En el camino que se cayó de pronto, que se cortó como de una dentellada, le
quedó escrito lo que no fue. El pedazo de futuro puesto para ella, como un
múltiple choice del libre albedrío: poner a andar la primavera en el aire
envenenado del Doque; transformar la vida sucia de plomo y madera y chapa y
escasez, en una buena vida al alcance de todos; subvertir todos los órdenes
establecidos, encender las estrellas aun con el sol en pleno mandato, robarles a
los poderosos el fuego sagrado para los vulnerables, para los muchos, para los
tantos, para los que no se ven, ser Prometeo en la injusticia brutal del
conurbano, ser, crecer e insistir con poblar el mundo de los pobres, traer niños
para la rebeldía, parir para las mayorías, ser más y más, multitud de anónimos
para la transformación.
Todo eso podía elegir. O resignarse. Le daba opciones el destino pero se cortó
de pronto, se agotó como la canilla que gira y gira pero nada brota en la siesta
de enero. Se calcinó, se consumió. Se acabó como se acaba la vida en las casitas
de chapa y madera de Dock Sud. Sin transformarse, la vida. Sin ser buena, sin
ser digna, sin revoluciones. Así se acaba la vida incipiente.
La noticia fue brevísima en todos los medios. Apenas líneas para la mujer de 30
años y su bebé de nueve meses que dormían en la agonía de la Navidad cuando se
prendió fuego la pieza de conventillo que era su casa en Dock Sud. Ahí donde las
casas son de chapa y madera, se arman una tras otra, una sobre otra, en la
telaraña de los cableríos por donde a veces llega la luz y otras veces se puede
atrapar un chisperío que ilumine. Clandestino, marginal.
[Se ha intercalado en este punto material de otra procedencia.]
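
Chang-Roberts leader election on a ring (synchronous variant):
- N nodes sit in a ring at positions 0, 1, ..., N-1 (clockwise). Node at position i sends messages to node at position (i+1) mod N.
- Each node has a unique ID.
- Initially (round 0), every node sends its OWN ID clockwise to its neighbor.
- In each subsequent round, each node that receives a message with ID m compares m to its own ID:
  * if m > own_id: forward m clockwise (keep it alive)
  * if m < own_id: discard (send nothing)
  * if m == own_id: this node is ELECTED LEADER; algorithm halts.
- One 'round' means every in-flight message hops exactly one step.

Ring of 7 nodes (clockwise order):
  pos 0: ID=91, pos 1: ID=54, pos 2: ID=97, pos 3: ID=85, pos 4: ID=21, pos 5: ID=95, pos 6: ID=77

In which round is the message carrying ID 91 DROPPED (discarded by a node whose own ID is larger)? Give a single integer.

Round 1: pos1(id54) recv 91: fwd; pos2(id97) recv 54: drop; pos3(id85) recv 97: fwd; pos4(id21) recv 85: fwd; pos5(id95) recv 21: drop; pos6(id77) recv 95: fwd; pos0(id91) recv 77: drop
Round 2: pos2(id97) recv 91: drop; pos4(id21) recv 97: fwd; pos5(id95) recv 85: drop; pos0(id91) recv 95: fwd
Round 3: pos5(id95) recv 97: fwd; pos1(id54) recv 95: fwd
Round 4: pos6(id77) recv 97: fwd; pos2(id97) recv 95: drop
Round 5: pos0(id91) recv 97: fwd
Round 6: pos1(id54) recv 97: fwd
Round 7: pos2(id97) recv 97: ELECTED
Message ID 91 originates at pos 0; dropped at pos 2 in round 2

Answer: 2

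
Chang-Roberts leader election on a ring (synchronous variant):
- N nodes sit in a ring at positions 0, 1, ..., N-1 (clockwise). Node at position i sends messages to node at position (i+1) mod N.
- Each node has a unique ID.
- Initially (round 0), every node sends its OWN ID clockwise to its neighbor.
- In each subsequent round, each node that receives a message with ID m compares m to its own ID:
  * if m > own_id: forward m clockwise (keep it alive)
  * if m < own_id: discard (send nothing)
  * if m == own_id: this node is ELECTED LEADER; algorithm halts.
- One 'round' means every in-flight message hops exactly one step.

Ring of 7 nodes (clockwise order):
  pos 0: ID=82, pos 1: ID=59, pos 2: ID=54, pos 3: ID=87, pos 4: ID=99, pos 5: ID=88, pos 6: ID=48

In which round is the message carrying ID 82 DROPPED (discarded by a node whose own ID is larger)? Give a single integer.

Answer: 3

Derivation:
Round 1: pos1(id59) recv 82: fwd; pos2(id54) recv 59: fwd; pos3(id87) recv 54: drop; pos4(id99) recv 87: drop; pos5(id88) recv 99: fwd; pos6(id48) recv 88: fwd; pos0(id82) recv 48: drop
Round 2: pos2(id54) recv 82: fwd; pos3(id87) recv 59: drop; pos6(id48) recv 99: fwd; pos0(id82) recv 88: fwd
Round 3: pos3(id87) recv 82: drop; pos0(id82) recv 99: fwd; pos1(id59) recv 88: fwd
Round 4: pos1(id59) recv 99: fwd; pos2(id54) recv 88: fwd
Round 5: pos2(id54) recv 99: fwd; pos3(id87) recv 88: fwd
Round 6: pos3(id87) recv 99: fwd; pos4(id99) recv 88: drop
Round 7: pos4(id99) recv 99: ELECTED
Message ID 82 originates at pos 0; dropped at pos 3 in round 3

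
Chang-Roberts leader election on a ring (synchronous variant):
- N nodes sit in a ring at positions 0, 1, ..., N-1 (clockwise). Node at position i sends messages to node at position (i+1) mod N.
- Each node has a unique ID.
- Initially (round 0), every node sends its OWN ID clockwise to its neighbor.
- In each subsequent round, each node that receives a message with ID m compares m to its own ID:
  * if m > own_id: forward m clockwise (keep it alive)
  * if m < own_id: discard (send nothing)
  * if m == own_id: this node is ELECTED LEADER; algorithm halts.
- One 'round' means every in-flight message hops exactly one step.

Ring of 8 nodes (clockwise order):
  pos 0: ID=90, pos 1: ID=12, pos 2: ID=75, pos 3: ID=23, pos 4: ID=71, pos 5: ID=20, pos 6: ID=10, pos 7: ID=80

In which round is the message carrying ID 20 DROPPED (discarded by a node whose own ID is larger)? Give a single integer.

Round 1: pos1(id12) recv 90: fwd; pos2(id75) recv 12: drop; pos3(id23) recv 75: fwd; pos4(id71) recv 23: drop; pos5(id20) recv 71: fwd; pos6(id10) recv 20: fwd; pos7(id80) recv 10: drop; pos0(id90) recv 80: drop
Round 2: pos2(id75) recv 90: fwd; pos4(id71) recv 75: fwd; pos6(id10) recv 71: fwd; pos7(id80) recv 20: drop
Round 3: pos3(id23) recv 90: fwd; pos5(id20) recv 75: fwd; pos7(id80) recv 71: drop
Round 4: pos4(id71) recv 90: fwd; pos6(id10) recv 75: fwd
Round 5: pos5(id20) recv 90: fwd; pos7(id80) recv 75: drop
Round 6: pos6(id10) recv 90: fwd
Round 7: pos7(id80) recv 90: fwd
Round 8: pos0(id90) recv 90: ELECTED
Message ID 20 originates at pos 5; dropped at pos 7 in round 2

Answer: 2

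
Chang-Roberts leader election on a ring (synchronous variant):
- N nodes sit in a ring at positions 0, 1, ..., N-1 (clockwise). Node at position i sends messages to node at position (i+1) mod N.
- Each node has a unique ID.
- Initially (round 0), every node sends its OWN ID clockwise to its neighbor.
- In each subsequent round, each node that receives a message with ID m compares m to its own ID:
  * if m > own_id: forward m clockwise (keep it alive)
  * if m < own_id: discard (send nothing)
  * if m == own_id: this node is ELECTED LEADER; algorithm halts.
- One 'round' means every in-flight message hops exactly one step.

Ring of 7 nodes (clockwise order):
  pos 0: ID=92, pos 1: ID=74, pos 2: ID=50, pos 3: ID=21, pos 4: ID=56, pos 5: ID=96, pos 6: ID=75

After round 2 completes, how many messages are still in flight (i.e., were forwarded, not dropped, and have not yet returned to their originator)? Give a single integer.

Answer: 3

Derivation:
Round 1: pos1(id74) recv 92: fwd; pos2(id50) recv 74: fwd; pos3(id21) recv 50: fwd; pos4(id56) recv 21: drop; pos5(id96) recv 56: drop; pos6(id75) recv 96: fwd; pos0(id92) recv 75: drop
Round 2: pos2(id50) recv 92: fwd; pos3(id21) recv 74: fwd; pos4(id56) recv 50: drop; pos0(id92) recv 96: fwd
After round 2: 3 messages still in flight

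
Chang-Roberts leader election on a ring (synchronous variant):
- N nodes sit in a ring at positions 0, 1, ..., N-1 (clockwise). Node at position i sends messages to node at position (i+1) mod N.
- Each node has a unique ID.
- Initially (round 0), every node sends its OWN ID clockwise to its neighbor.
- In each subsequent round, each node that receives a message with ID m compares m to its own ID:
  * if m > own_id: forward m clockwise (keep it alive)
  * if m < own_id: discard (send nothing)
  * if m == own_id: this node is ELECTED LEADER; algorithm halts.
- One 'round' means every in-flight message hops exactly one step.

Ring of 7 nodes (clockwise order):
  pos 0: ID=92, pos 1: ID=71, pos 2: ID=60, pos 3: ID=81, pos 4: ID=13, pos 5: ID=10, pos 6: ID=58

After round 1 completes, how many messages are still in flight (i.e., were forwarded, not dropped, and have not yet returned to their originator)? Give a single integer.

Answer: 4

Derivation:
Round 1: pos1(id71) recv 92: fwd; pos2(id60) recv 71: fwd; pos3(id81) recv 60: drop; pos4(id13) recv 81: fwd; pos5(id10) recv 13: fwd; pos6(id58) recv 10: drop; pos0(id92) recv 58: drop
After round 1: 4 messages still in flight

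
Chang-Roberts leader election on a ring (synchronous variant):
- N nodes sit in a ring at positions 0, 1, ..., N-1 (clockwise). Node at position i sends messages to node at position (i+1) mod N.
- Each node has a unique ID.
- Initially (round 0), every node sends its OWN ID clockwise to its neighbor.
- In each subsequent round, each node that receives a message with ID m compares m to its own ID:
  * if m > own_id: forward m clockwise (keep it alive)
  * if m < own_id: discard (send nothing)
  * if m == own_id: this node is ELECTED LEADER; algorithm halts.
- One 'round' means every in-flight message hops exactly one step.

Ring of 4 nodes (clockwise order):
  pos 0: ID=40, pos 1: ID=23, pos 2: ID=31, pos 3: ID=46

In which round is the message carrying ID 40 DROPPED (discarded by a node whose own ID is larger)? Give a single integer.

Answer: 3

Derivation:
Round 1: pos1(id23) recv 40: fwd; pos2(id31) recv 23: drop; pos3(id46) recv 31: drop; pos0(id40) recv 46: fwd
Round 2: pos2(id31) recv 40: fwd; pos1(id23) recv 46: fwd
Round 3: pos3(id46) recv 40: drop; pos2(id31) recv 46: fwd
Round 4: pos3(id46) recv 46: ELECTED
Message ID 40 originates at pos 0; dropped at pos 3 in round 3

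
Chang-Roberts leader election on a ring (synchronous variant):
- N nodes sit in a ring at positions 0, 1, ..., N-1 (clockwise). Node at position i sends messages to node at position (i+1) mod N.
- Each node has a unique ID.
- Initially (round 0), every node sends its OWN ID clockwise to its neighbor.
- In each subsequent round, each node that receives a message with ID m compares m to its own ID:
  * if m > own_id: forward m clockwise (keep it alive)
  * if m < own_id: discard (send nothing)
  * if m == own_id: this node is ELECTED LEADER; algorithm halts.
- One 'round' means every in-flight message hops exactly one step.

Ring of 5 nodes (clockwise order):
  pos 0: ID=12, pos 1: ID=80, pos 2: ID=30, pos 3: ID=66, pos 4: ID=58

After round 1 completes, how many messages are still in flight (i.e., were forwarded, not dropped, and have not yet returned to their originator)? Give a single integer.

Round 1: pos1(id80) recv 12: drop; pos2(id30) recv 80: fwd; pos3(id66) recv 30: drop; pos4(id58) recv 66: fwd; pos0(id12) recv 58: fwd
After round 1: 3 messages still in flight

Answer: 3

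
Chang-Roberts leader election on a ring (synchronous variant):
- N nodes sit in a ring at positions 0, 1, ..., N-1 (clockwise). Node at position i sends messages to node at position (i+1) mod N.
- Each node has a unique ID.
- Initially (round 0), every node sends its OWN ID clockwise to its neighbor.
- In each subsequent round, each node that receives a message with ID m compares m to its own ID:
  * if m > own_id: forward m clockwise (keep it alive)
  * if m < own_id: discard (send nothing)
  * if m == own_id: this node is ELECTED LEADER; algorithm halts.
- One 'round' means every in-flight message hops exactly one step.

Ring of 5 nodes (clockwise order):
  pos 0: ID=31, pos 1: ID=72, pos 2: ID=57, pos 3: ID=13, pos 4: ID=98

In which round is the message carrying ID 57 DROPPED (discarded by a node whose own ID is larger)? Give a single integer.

Round 1: pos1(id72) recv 31: drop; pos2(id57) recv 72: fwd; pos3(id13) recv 57: fwd; pos4(id98) recv 13: drop; pos0(id31) recv 98: fwd
Round 2: pos3(id13) recv 72: fwd; pos4(id98) recv 57: drop; pos1(id72) recv 98: fwd
Round 3: pos4(id98) recv 72: drop; pos2(id57) recv 98: fwd
Round 4: pos3(id13) recv 98: fwd
Round 5: pos4(id98) recv 98: ELECTED
Message ID 57 originates at pos 2; dropped at pos 4 in round 2

Answer: 2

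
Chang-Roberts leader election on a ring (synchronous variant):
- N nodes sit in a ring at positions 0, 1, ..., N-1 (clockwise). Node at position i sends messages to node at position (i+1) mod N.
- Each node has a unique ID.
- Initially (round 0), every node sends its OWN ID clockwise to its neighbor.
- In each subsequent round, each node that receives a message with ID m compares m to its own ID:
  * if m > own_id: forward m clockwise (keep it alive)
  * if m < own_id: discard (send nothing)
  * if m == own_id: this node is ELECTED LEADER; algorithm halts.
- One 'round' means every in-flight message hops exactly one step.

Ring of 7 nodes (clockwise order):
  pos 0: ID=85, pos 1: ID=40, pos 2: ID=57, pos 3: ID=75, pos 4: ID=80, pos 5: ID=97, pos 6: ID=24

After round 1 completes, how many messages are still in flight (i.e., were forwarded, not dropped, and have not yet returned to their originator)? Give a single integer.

Round 1: pos1(id40) recv 85: fwd; pos2(id57) recv 40: drop; pos3(id75) recv 57: drop; pos4(id80) recv 75: drop; pos5(id97) recv 80: drop; pos6(id24) recv 97: fwd; pos0(id85) recv 24: drop
After round 1: 2 messages still in flight

Answer: 2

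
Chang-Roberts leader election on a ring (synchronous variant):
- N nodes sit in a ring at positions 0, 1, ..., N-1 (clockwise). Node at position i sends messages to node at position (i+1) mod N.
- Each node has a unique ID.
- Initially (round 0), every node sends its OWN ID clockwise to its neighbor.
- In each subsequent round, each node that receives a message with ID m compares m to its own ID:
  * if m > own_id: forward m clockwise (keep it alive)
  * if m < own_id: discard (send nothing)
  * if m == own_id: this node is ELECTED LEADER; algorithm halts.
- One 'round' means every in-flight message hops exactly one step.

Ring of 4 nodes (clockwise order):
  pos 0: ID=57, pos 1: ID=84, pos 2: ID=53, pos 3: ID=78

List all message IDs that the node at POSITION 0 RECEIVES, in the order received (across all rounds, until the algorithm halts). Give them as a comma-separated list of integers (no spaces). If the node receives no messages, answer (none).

Round 1: pos1(id84) recv 57: drop; pos2(id53) recv 84: fwd; pos3(id78) recv 53: drop; pos0(id57) recv 78: fwd
Round 2: pos3(id78) recv 84: fwd; pos1(id84) recv 78: drop
Round 3: pos0(id57) recv 84: fwd
Round 4: pos1(id84) recv 84: ELECTED

Answer: 78,84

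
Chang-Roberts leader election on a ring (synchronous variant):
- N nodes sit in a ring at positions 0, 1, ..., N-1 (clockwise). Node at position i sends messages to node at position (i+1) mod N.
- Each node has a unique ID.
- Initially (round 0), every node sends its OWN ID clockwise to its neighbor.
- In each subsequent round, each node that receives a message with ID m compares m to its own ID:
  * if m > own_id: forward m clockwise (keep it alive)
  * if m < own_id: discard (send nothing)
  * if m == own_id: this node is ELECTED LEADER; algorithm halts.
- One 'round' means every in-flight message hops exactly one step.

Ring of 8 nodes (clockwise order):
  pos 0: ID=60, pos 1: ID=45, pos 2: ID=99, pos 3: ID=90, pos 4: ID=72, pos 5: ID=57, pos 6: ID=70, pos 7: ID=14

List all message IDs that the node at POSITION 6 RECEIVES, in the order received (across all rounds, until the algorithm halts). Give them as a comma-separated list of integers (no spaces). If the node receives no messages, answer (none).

Round 1: pos1(id45) recv 60: fwd; pos2(id99) recv 45: drop; pos3(id90) recv 99: fwd; pos4(id72) recv 90: fwd; pos5(id57) recv 72: fwd; pos6(id70) recv 57: drop; pos7(id14) recv 70: fwd; pos0(id60) recv 14: drop
Round 2: pos2(id99) recv 60: drop; pos4(id72) recv 99: fwd; pos5(id57) recv 90: fwd; pos6(id70) recv 72: fwd; pos0(id60) recv 70: fwd
Round 3: pos5(id57) recv 99: fwd; pos6(id70) recv 90: fwd; pos7(id14) recv 72: fwd; pos1(id45) recv 70: fwd
Round 4: pos6(id70) recv 99: fwd; pos7(id14) recv 90: fwd; pos0(id60) recv 72: fwd; pos2(id99) recv 70: drop
Round 5: pos7(id14) recv 99: fwd; pos0(id60) recv 90: fwd; pos1(id45) recv 72: fwd
Round 6: pos0(id60) recv 99: fwd; pos1(id45) recv 90: fwd; pos2(id99) recv 72: drop
Round 7: pos1(id45) recv 99: fwd; pos2(id99) recv 90: drop
Round 8: pos2(id99) recv 99: ELECTED

Answer: 57,72,90,99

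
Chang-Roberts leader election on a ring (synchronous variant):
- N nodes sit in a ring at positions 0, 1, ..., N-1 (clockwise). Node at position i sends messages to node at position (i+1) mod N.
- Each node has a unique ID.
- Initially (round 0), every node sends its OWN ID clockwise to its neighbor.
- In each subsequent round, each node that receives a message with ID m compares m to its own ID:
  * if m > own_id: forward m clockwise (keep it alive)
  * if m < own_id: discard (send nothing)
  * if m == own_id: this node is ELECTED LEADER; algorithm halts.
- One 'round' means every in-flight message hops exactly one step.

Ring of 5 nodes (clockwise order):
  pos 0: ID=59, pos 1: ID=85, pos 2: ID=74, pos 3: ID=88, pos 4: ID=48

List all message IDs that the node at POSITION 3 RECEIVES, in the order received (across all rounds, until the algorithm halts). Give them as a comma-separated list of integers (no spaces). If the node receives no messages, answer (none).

Answer: 74,85,88

Derivation:
Round 1: pos1(id85) recv 59: drop; pos2(id74) recv 85: fwd; pos3(id88) recv 74: drop; pos4(id48) recv 88: fwd; pos0(id59) recv 48: drop
Round 2: pos3(id88) recv 85: drop; pos0(id59) recv 88: fwd
Round 3: pos1(id85) recv 88: fwd
Round 4: pos2(id74) recv 88: fwd
Round 5: pos3(id88) recv 88: ELECTED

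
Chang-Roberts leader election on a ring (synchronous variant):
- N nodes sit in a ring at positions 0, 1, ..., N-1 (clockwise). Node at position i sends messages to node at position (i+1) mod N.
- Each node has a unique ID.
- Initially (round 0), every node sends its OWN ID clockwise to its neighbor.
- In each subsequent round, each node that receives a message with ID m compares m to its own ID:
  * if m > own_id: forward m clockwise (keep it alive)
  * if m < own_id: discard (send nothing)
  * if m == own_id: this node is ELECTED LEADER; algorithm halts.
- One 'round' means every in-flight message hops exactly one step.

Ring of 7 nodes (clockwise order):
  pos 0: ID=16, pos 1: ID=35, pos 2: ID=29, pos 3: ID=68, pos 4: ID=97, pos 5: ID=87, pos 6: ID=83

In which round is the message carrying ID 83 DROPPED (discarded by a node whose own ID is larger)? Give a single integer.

Answer: 5

Derivation:
Round 1: pos1(id35) recv 16: drop; pos2(id29) recv 35: fwd; pos3(id68) recv 29: drop; pos4(id97) recv 68: drop; pos5(id87) recv 97: fwd; pos6(id83) recv 87: fwd; pos0(id16) recv 83: fwd
Round 2: pos3(id68) recv 35: drop; pos6(id83) recv 97: fwd; pos0(id16) recv 87: fwd; pos1(id35) recv 83: fwd
Round 3: pos0(id16) recv 97: fwd; pos1(id35) recv 87: fwd; pos2(id29) recv 83: fwd
Round 4: pos1(id35) recv 97: fwd; pos2(id29) recv 87: fwd; pos3(id68) recv 83: fwd
Round 5: pos2(id29) recv 97: fwd; pos3(id68) recv 87: fwd; pos4(id97) recv 83: drop
Round 6: pos3(id68) recv 97: fwd; pos4(id97) recv 87: drop
Round 7: pos4(id97) recv 97: ELECTED
Message ID 83 originates at pos 6; dropped at pos 4 in round 5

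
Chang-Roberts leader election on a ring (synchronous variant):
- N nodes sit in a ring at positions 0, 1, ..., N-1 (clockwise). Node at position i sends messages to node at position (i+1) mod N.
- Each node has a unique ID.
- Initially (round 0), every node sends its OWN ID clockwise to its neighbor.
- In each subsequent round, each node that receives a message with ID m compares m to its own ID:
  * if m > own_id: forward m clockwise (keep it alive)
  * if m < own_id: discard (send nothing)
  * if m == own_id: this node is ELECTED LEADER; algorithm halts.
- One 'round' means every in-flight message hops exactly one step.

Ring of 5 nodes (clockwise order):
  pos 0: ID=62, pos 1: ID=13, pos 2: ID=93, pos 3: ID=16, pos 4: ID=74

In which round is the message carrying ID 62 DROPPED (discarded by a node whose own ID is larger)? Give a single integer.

Answer: 2

Derivation:
Round 1: pos1(id13) recv 62: fwd; pos2(id93) recv 13: drop; pos3(id16) recv 93: fwd; pos4(id74) recv 16: drop; pos0(id62) recv 74: fwd
Round 2: pos2(id93) recv 62: drop; pos4(id74) recv 93: fwd; pos1(id13) recv 74: fwd
Round 3: pos0(id62) recv 93: fwd; pos2(id93) recv 74: drop
Round 4: pos1(id13) recv 93: fwd
Round 5: pos2(id93) recv 93: ELECTED
Message ID 62 originates at pos 0; dropped at pos 2 in round 2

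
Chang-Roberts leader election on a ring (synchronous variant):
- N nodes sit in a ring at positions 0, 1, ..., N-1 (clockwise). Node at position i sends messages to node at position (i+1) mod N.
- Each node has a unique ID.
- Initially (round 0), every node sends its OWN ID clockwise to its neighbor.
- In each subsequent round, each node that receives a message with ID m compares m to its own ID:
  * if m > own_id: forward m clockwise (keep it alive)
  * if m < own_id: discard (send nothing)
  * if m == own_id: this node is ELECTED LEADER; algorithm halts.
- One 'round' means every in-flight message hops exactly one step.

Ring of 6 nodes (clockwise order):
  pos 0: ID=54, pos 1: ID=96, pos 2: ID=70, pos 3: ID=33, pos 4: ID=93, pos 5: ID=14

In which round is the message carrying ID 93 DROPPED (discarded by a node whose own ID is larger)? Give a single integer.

Answer: 3

Derivation:
Round 1: pos1(id96) recv 54: drop; pos2(id70) recv 96: fwd; pos3(id33) recv 70: fwd; pos4(id93) recv 33: drop; pos5(id14) recv 93: fwd; pos0(id54) recv 14: drop
Round 2: pos3(id33) recv 96: fwd; pos4(id93) recv 70: drop; pos0(id54) recv 93: fwd
Round 3: pos4(id93) recv 96: fwd; pos1(id96) recv 93: drop
Round 4: pos5(id14) recv 96: fwd
Round 5: pos0(id54) recv 96: fwd
Round 6: pos1(id96) recv 96: ELECTED
Message ID 93 originates at pos 4; dropped at pos 1 in round 3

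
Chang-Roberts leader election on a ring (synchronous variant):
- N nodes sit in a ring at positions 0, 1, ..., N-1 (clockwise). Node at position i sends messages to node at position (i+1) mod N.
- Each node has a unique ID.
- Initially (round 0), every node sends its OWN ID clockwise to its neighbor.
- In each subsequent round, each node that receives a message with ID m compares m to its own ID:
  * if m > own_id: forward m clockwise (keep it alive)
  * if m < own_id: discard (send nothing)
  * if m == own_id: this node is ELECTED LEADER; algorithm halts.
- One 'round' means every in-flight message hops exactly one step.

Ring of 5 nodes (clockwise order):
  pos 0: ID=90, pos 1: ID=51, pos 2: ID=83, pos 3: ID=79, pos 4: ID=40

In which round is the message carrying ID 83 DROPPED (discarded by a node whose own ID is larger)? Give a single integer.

Round 1: pos1(id51) recv 90: fwd; pos2(id83) recv 51: drop; pos3(id79) recv 83: fwd; pos4(id40) recv 79: fwd; pos0(id90) recv 40: drop
Round 2: pos2(id83) recv 90: fwd; pos4(id40) recv 83: fwd; pos0(id90) recv 79: drop
Round 3: pos3(id79) recv 90: fwd; pos0(id90) recv 83: drop
Round 4: pos4(id40) recv 90: fwd
Round 5: pos0(id90) recv 90: ELECTED
Message ID 83 originates at pos 2; dropped at pos 0 in round 3

Answer: 3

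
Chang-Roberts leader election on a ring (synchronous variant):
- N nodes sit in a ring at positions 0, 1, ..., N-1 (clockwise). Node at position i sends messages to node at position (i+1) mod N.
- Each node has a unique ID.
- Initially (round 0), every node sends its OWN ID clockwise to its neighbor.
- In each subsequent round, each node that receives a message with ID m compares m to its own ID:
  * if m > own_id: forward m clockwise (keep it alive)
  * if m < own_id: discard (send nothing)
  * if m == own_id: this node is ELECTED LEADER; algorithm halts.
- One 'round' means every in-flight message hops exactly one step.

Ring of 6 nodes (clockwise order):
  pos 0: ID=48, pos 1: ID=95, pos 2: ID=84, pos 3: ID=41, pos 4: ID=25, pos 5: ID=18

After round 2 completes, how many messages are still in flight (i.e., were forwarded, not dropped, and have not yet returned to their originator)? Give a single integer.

Answer: 3

Derivation:
Round 1: pos1(id95) recv 48: drop; pos2(id84) recv 95: fwd; pos3(id41) recv 84: fwd; pos4(id25) recv 41: fwd; pos5(id18) recv 25: fwd; pos0(id48) recv 18: drop
Round 2: pos3(id41) recv 95: fwd; pos4(id25) recv 84: fwd; pos5(id18) recv 41: fwd; pos0(id48) recv 25: drop
After round 2: 3 messages still in flight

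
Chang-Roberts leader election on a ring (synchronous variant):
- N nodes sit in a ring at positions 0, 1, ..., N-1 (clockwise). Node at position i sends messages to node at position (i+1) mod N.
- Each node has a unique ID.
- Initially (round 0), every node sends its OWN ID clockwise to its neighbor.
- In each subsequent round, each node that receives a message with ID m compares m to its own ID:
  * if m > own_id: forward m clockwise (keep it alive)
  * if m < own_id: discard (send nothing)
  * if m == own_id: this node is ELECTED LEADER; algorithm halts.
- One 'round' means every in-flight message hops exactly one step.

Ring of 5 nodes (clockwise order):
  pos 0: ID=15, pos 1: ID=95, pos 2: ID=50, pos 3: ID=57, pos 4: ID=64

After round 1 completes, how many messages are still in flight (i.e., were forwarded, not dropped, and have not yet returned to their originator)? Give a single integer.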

Como es la vida de los
que no alcanzan el vagón final. De los que siempre pierden el tren de la
justicia porque el mundo que está no fue pensado para ellos. Porque los cables
no fueron hechos para su luz. Ni la ciudad para su destierro. Ni el barrio para
su llegada tres días atrás.
Dicen que murieron en el incendio que se desató a las seis de la mañana, seis
horas después de cerradas las puertas de la Navidad. Cuando lo que podía nacer
ya había nacido pero no para ellas. Apenas días atrás también hubo fuego en
otras casas de chapa y madera. Pero la muerte, acaso desprevenida, esa vez no se
llevó a nadie. Pero todos saben –todos- que la madera y el cablerío y el calor
de diciembre se asocian contra la desnudez de los invisibles. Y esta vez fueron
dos. Ella, de treinta años, y su bebé de nueve meses. Un pedacito de futuro en
ciernes, pensada para resistir, para rebelar, para nacer cada día y sobrevivir
en un mundo que no la incluía.
Muchas batallas tendría por delante. Nacida mujer, que no es poco. Estirando
piernitas para dar un primer paso en Dock Sud. Donde el Polo Petroquímico
esparce su veneno, el agua se toma con plomo y el aire quema en los pulmones.
Mucha batalla la esperaba y sólo tenía nueve meses. Pero era una ficha que su
madre jugaba, que su padre jugaba, que la vida había puesto sobre un damero
yermo. Una ficha frágil, vela en el viento.
Dicen que ella y su madre murieron en el incendio de Navidad, entre chapas y
maderas. Pero que nadie les crea. Ellas murieron de olvido, de desigualdad, de
profunda injusticia. Solas y apartadas de la fiesta de los otros.
Solitas ahora irán, en alguna aurora donde lo que nazca sea bueno. Con panes
tiernos a mano y un ramito del futuro que tal vez se salvó del fuego.